A Lillebonne, Guillaume organise une réunion préparatoire où il tente de convaincre ses compagnons que l’invasion est possible (et surtout opportune). Les chartes montrent que Guillaume est à
Rouen, Fécamp, Bayeux et Caen dans les mois qui ont précédés la bataille pour rallier ses troupes. Mathilde est nommée régente pour le duché de Normandie. Une ambassade est envoyée à Rome pour
demander la bénédiction du Pape Alexandre II ce qui permet à Guillaume de transformer cette entreprise hasardeuse en une juste cause. Le 18 juin 1066, l’Abbaye aux Dames est dédiée à la Trinité.
En juillet de la même année, la flotte de Guillaume est dans l’estuaire de Dives, attendant un vent favorable. Autour du 27 septembre, Guillaume traverse la Manche.
L’invasion de Guillaume a été facilitée et complexifiée par un certain nombre d’événements :
– 1065 : le peuple de Northumbrie s’est révolté contre Tostig, le frère d’Harold. Tostig fut remplacé par Morcar et mit en fuite.

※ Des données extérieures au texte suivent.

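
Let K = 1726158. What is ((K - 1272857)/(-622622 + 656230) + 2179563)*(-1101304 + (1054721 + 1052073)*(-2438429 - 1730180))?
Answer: -321660754512180815632125/16804 ≈ -1.9142e+19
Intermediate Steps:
((K - 1272857)/(-622622 + 656230) + 2179563)*(-1101304 + (1054721 + 1052073)*(-2438429 - 1730180)) = ((1726158 - 1272857)/(-622622 + 656230) + 2179563)*(-1101304 + (1054721 + 1052073)*(-2438429 - 1730180)) = (453301/33608 + 2179563)*(-1101304 + 2106794*(-4168609)) = (453301*(1/33608) + 2179563)*(-1101304 - 8782400429546) = (453301/33608 + 2179563)*(-8782401530850) = (73251206605/33608)*(-8782401530850) = -321660754512180815632125/16804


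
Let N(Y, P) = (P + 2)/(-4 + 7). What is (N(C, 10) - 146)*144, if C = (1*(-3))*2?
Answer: -20448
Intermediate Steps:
C = -6 (C = -3*2 = -6)
N(Y, P) = 2/3 + P/3 (N(Y, P) = (2 + P)/3 = (2 + P)*(1/3) = 2/3 + P/3)
(N(C, 10) - 146)*144 = ((2/3 + (1/3)*10) - 146)*144 = ((2/3 + 10/3) - 146)*144 = (4 - 146)*144 = -142*144 = -20448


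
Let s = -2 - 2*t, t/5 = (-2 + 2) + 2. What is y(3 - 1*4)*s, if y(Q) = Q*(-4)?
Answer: -88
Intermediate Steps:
t = 10 (t = 5*((-2 + 2) + 2) = 5*(0 + 2) = 5*2 = 10)
y(Q) = -4*Q
s = -22 (s = -2 - 2*10 = -2 - 20 = -22)
y(3 - 1*4)*s = -4*(3 - 1*4)*(-22) = -4*(3 - 4)*(-22) = -4*(-1)*(-22) = 4*(-22) = -88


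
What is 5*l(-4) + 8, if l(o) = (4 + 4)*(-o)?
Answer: 168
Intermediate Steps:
l(o) = -8*o (l(o) = 8*(-o) = -8*o)
5*l(-4) + 8 = 5*(-8*(-4)) + 8 = 5*32 + 8 = 160 + 8 = 168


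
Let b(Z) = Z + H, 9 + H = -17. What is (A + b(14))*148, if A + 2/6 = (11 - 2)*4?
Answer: 10508/3 ≈ 3502.7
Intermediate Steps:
H = -26 (H = -9 - 17 = -26)
b(Z) = -26 + Z (b(Z) = Z - 26 = -26 + Z)
A = 107/3 (A = -⅓ + (11 - 2)*4 = -⅓ + 9*4 = -⅓ + 36 = 107/3 ≈ 35.667)
(A + b(14))*148 = (107/3 + (-26 + 14))*148 = (107/3 - 12)*148 = (71/3)*148 = 10508/3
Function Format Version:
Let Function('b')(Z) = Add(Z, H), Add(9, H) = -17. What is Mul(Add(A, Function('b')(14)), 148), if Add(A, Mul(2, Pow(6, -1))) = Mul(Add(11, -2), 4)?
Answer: Rational(10508, 3) ≈ 3502.7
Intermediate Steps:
H = -26 (H = Add(-9, -17) = -26)
Function('b')(Z) = Add(-26, Z) (Function('b')(Z) = Add(Z, -26) = Add(-26, Z))
A = Rational(107, 3) (A = Add(Rational(-1, 3), Mul(Add(11, -2), 4)) = Add(Rational(-1, 3), Mul(9, 4)) = Add(Rational(-1, 3), 36) = Rational(107, 3) ≈ 35.667)
Mul(Add(A, Function('b')(14)), 148) = Mul(Add(Rational(107, 3), Add(-26, 14)), 148) = Mul(Add(Rational(107, 3), -12), 148) = Mul(Rational(71, 3), 148) = Rational(10508, 3)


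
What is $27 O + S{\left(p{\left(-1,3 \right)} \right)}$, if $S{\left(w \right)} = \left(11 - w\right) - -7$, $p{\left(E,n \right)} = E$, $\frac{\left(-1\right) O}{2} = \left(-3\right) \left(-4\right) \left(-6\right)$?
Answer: $3907$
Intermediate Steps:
$O = 144$ ($O = - 2 \left(-3\right) \left(-4\right) \left(-6\right) = - 2 \cdot 12 \left(-6\right) = \left(-2\right) \left(-72\right) = 144$)
$S{\left(w \right)} = 18 - w$ ($S{\left(w \right)} = \left(11 - w\right) + 7 = 18 - w$)
$27 O + S{\left(p{\left(-1,3 \right)} \right)} = 27 \cdot 144 + \left(18 - -1\right) = 3888 + \left(18 + 1\right) = 3888 + 19 = 3907$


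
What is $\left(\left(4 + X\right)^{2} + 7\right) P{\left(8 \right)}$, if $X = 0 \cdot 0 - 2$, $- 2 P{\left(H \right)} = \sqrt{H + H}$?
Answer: $-22$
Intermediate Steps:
$P{\left(H \right)} = - \frac{\sqrt{2} \sqrt{H}}{2}$ ($P{\left(H \right)} = - \frac{\sqrt{H + H}}{2} = - \frac{\sqrt{2 H}}{2} = - \frac{\sqrt{2} \sqrt{H}}{2}$)
$X = -2$ ($X = 0 - 2 = -2$)
$\left(\left(4 + X\right)^{2} + 7\right) P{\left(8 \right)} = \left(\left(4 - 2\right)^{2} + 7\right) \left(- \frac{\sqrt{2} \sqrt{8}}{2}\right) = \left(2^{2} + 7\right) \left(- \frac{\sqrt{2} \cdot 2 \sqrt{2}}{2}\right) = \left(4 + 7\right) \left(-2\right) = 11 \left(-2\right) = -22$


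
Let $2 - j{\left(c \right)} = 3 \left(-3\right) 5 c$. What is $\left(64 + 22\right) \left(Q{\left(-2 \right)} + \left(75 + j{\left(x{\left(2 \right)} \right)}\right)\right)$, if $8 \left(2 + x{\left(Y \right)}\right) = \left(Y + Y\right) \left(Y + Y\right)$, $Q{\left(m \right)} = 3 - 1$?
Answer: $6794$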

Mécontent du peu de soutien de son frère, Tostig aurait cherché à s’allier à Guillaume puis aurait finalement fait alliance avec le roi de Norvège avec qui il envahit le nord de l’ile à l’été
1066.
– Harold doit envoyer en septembre une armée contre Tostig. Il tue Tostig et le roi de Norvège mais son armée est affaiblie.

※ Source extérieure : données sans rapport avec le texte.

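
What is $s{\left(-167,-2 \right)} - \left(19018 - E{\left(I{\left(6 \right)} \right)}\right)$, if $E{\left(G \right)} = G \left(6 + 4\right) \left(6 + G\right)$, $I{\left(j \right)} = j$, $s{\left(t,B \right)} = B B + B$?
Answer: $-18296$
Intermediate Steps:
$s{\left(t,B \right)} = B + B^{2}$ ($s{\left(t,B \right)} = B^{2} + B = B + B^{2}$)
$E{\left(G \right)} = 10 G \left(6 + G\right)$ ($E{\left(G \right)} = G 10 \left(6 + G\right) = 10 G \left(6 + G\right)$)
$s{\left(-167,-2 \right)} - \left(19018 - E{\left(I{\left(6 \right)} \right)}\right) = - 2 \left(1 - 2\right) - \left(19018 - 10 \cdot 6 \left(6 + 6\right)\right) = \left(-2\right) \left(-1\right) - \left(19018 - 10 \cdot 6 \cdot 12\right) = 2 - \left(19018 - 720\right) = 2 - 18298 = -18296$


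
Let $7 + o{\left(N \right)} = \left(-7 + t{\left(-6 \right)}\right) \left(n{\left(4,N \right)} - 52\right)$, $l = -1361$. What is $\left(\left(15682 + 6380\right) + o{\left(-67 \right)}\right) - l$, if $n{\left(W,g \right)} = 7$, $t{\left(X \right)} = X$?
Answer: $24001$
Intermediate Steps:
$o{\left(N \right)} = 578$ ($o{\left(N \right)} = -7 + \left(-7 - 6\right) \left(7 - 52\right) = -7 - -585 = -7 + 585 = 578$)
$\left(\left(15682 + 6380\right) + o{\left(-67 \right)}\right) - l = \left(\left(15682 + 6380\right) + 578\right) - -1361 = \left(22062 + 578\right) + 1361 = 22640 + 1361 = 24001$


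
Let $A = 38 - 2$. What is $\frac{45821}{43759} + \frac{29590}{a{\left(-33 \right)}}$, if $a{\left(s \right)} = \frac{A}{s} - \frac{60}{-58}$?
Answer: $- \frac{206524782806}{393831} \approx -5.244 \cdot 10^{5}$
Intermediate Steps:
$A = 36$
$a{\left(s \right)} = \frac{30}{29} + \frac{36}{s}$ ($a{\left(s \right)} = \frac{36}{s} - \frac{60}{-58} = \frac{36}{s} - - \frac{30}{29} = \frac{36}{s} + \frac{30}{29} = \frac{30}{29} + \frac{36}{s}$)
$\frac{45821}{43759} + \frac{29590}{a{\left(-33 \right)}} = \frac{45821}{43759} + \frac{29590}{\frac{30}{29} + \frac{36}{-33}} = 45821 \cdot \frac{1}{43759} + \frac{29590}{\frac{30}{29} + 36 \left(- \frac{1}{33}\right)} = \frac{45821}{43759} + \frac{29590}{\frac{30}{29} - \frac{12}{11}} = \frac{45821}{43759} + \frac{29590}{- \frac{18}{319}} = \frac{45821}{43759} + 29590 \left(- \frac{319}{18}\right) = \frac{45821}{43759} - \frac{4719605}{9} = - \frac{206524782806}{393831}$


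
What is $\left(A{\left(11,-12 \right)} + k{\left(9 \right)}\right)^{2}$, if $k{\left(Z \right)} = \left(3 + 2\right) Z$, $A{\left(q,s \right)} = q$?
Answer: $3136$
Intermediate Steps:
$k{\left(Z \right)} = 5 Z$
$\left(A{\left(11,-12 \right)} + k{\left(9 \right)}\right)^{2} = \left(11 + 5 \cdot 9\right)^{2} = \left(11 + 45\right)^{2} = 56^{2} = 3136$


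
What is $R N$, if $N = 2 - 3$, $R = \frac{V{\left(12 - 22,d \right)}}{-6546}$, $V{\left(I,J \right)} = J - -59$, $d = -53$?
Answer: $\frac{1}{1091} \approx 0.00091659$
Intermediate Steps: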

Guillaume débarque sur les côtés anglais et y reste, pillant sans vergogne pour forcer Harold à attaquer (on voit d’ailleurs des maisons brûlées sur la tapisserie de Bayeux). Harold se
déplace de Londres à Hasting dans le courant du mois d’octobre. Il veut prendre Guillaume par surprise mais arrivé sur place le 13, il est attaqué dès le lendemain par Guillaume sans que son
armée n’ait eu le temps de se reposer ou de s’installer. Guillaume a pu compter sur sa cavalerie lors de cette bataille, plus mobile que les troupes de Harold. La bataille a duré une journée et
s’achève par la mort d’Harold.
Après la bataille, Guillaume enterre ses morts, mais aurait refusé d’enterrer les morts anglais. Il aurait également refusé un enterrement chrétien à Harold (contre la volonté de sa mère).
Guillaume se déplace progressivement vers Londres en attendant la capitulation d’Edith, veuve d’Edouard et sœur d’Harold (ils se sont mariés en 1045). En décembre, il atteint Londres et ne fait
face qu’à très peu de résistance. Il pratique toujours le pillage systématique dans sa marche vers Londres. Un nouveau roi est élu, Edgar fils d’Edouard l’exilé. Mais l’encerclement rapide de
Londres met fin à tout rébellion. Guillaume est couronné le 25 décembre 1066 à l’abbaye de Westminster. Son couronnement parachève la légitimité de son acte de violence par la présence
d’ecclésiastiques anglais et normands. L’armée de Guillaume doit maintenant devenir une armée d’occupation.
Conquête de l’Angleterre par les Normands
6. The Triumphant King
Guillaume est resté en Angleterre de Noël 1066 à mars 1067. Dans les semaines qui suivent l’invasion :
– Guillaume confirme les libertés de la ville de Londres.
– Il pratique la spoliation et envoie en Normandie et à des bénéficiaires papaux d’importantes sommes d’argent.
– En mars 1067, Guillaume retourne en France avec des nobles normands et anglais. Lors de pâques 1067, Guillaume fête sa victoire à Fécamp.
Le 1er juillet il dédicace l’abbaye de Jumièges.
– Pendant son séjour en France, deux régents sont nommés en Angleterre : Odo et William Fitz Osbern. Au courant de cette période, les
normands continuent à asseoir leur pourvoir, et doivent faire face à quelques tentatives de rébellion (comte eustache de Boulogne), mais elles sont à chaque fois contenues. La ville d’Exeter se
révolte alors que Guillaume vient à peine de rentrer en Angleterre, cette révolte est mâtée et donne lieu à la construction du château de Rougemont.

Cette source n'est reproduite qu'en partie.